Elle resta là un moment, caressant distraitement les chiens. Ils avaient un droit tout particulier à sa sympathie. Eux aussi trouvaient évidemment très dur de rester à la maison.

Au bout d’un instant, Blanche se réveilla.

Sir Patrick lui avait laissé la responsabilité de faire surveiller le point de croisement des deux routes. Il lui restait cela à faire pour compléter les arrangements qui devaient faire retrouver la trace d’Anne. Blanche quitta la cour pour s’occuper de tout cela.

Sur son chemin, pour revenir à la maison, elle rencontra Arnold, dépêché à sa recherche par lady Lundie.

L’emploi de l’après-midi avait été arrêté en l’absence de Blanche. Quelque démon avait soufflé à l’esprit de lady Lundie l’idée de cultiver le goût des antiquités féodales, et elle avait insisté pour faire partager ce goût à ses hôtes.

Elle avait donc proposé une excursion au vieux château d’un haut baron situé dans les montagnes, fort loin, heureusement pour le secret des desseins de sir Patrick, des montagnes de Craig Fernie.

Quelques-uns des hôtes devaient aller à cheval, et d’autres accompagner leur hôtesse en voiture découverte. En regardant de droite et de gauche pour recueillir des prosélytes, lady Lundie avait nécessairement remarqué la disparition de certains membres de son cercle.

Mr Delamayn s’était évanoui sans que personne sût où il était passé.

Sir Patrick et Blanche avaient suivi son exemple.

Lady Lundie, à ce propos, fit observer avec une certaine aigreur que si l’on se mettait sur le pied de se traiter les uns les autres avec aussi peu de cérémonie, Windygates se trouverait bientôt changé en un pénitencier, soumis au régime du silence, le mieux approprié aux goûts de ceux qui l’habitaient.

Dans ces circonstances, Arnold fut d’avis que Blanche devait aller le plus tôt possible présenter ses excuses au quartier général et accepter la place que sa belle-mère lui destinait dans la voiture.

– Nous sommes lancés dans les antiquités féodales, et il faut nous entraider de notre mieux. Si vous consentez à prendre place dans la voiture, j’y monterai aussi.

Blanche secoua la tête.

– Il y a de sérieuses raisons pour moi de garder les apparences, dit-elle. Je prendrai place dans la voiture ; mais quant à vous, c’est autre chose.

Arnold parut naturellement un peu surpris et sollicita la faveur d’une explication.

Blanche prit son bras et se serra contre lui. Maintenant qu’Anne était perdue pour elle, Arnold lui devenait plus cher que jamais.

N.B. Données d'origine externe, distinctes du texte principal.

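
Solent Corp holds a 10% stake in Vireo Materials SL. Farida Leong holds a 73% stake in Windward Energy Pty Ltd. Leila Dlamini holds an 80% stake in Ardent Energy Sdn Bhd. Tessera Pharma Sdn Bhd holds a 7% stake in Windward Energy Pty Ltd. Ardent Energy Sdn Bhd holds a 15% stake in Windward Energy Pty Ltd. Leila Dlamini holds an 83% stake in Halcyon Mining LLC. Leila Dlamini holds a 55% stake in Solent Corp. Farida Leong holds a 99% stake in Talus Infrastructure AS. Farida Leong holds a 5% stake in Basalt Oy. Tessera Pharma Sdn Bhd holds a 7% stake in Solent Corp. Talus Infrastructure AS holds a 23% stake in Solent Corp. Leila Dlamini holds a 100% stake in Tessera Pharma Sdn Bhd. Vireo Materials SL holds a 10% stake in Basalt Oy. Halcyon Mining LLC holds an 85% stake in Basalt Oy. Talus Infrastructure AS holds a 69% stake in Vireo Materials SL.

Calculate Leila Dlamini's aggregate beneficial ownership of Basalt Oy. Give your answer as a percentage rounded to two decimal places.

Leila reaches Basalt along 3 paths.
Via Halcyon: 83% × 85% = 70.55%.
Via Solent → Vireo: 55% × 10% × 10% = 0.55%.
Via Tessera → Solent → Vireo: 100% × 7% × 10% × 10% = 0.07%.
Total: 70.55% + 0.55% + 0.07% = 71.17%.

71.17%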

Elle était positivement affamée en ce moment de l’entendre exprimer son adoration pour elle, quoi qu’elle fût déjà bien fixée sur ce point délicat.

Il était si agréable, après le lui avoir entendu dire plus de cinq cents fois, de le lui faire répéter encore.

– En supposant que je n’eusse pas d’explications à vous donner, dit-elle, ne consentiriez-vous pas à ne pas nous suivre, rien que pour me plaire ?

– Je suis prêt à tout pour vous plaire !

– M’aimez-vous réellement autant que vous le dites ?

Ils étaient encore dans la cour des écuries et n’avaient pour témoins que les chiens toujours hurlants. Arnold répondit sans parler, ce qui est le langage le plus en faveur après tout, entre les hommes et les femmes, dans toute l’étendue du monde.

– Je manque à mon devoir, dit Blanche, d’un ton repentant. Mais, Arnold, je suis si tourmentée, si malheureuse ! Et ce m’est une si grande consolation de savoir que vous aussi, vous ne m’abandonnez pas.

Après cette préface, elle lui dit ce qui lui était arrivé dans la bibliothèque.

Blanche se faisait une juste idée de la bonne volonté de son ami à sympathiser avec elle ; son espérance fut dépassée par l’effet que son récit produisait sur Arnold.

Il n’était pas seulement surpris et affligé pour elle. Son visage montrait clairement qu’il partageait réellement sa peine.

Jamais il ne s’était élevé aussi haut dans l’opinion de Blanche qu’en ce moment.

– Que faut-il faire ? demanda-t-il. Comment sir Patrick se propose-t-il de retrouver miss Sylvestre ?

Blanche répéta les instructions de sir Patrick relativement au croisement des deux routes et insista comme lui sur la nécessité de poursuivre cette investigation dans le plus grand secret.

Arnold, soulagé de la crainte d’être envoyé à Craig Fernie, se chargea de faire ce qu’on lui demandait et promit de garder le secret vis-à-vis de tout le monde.

Ils revinrent à la maison et reçurent un accueil glacial de lady Lundie. Sa Seigneurie répéta, au profit de Blanche, son observation sur Windygates changé en pénitencier. Elle reçut la requête d’Arnold pour être dispensé d’aller visiter le vieux château dans des termes tout juste polis.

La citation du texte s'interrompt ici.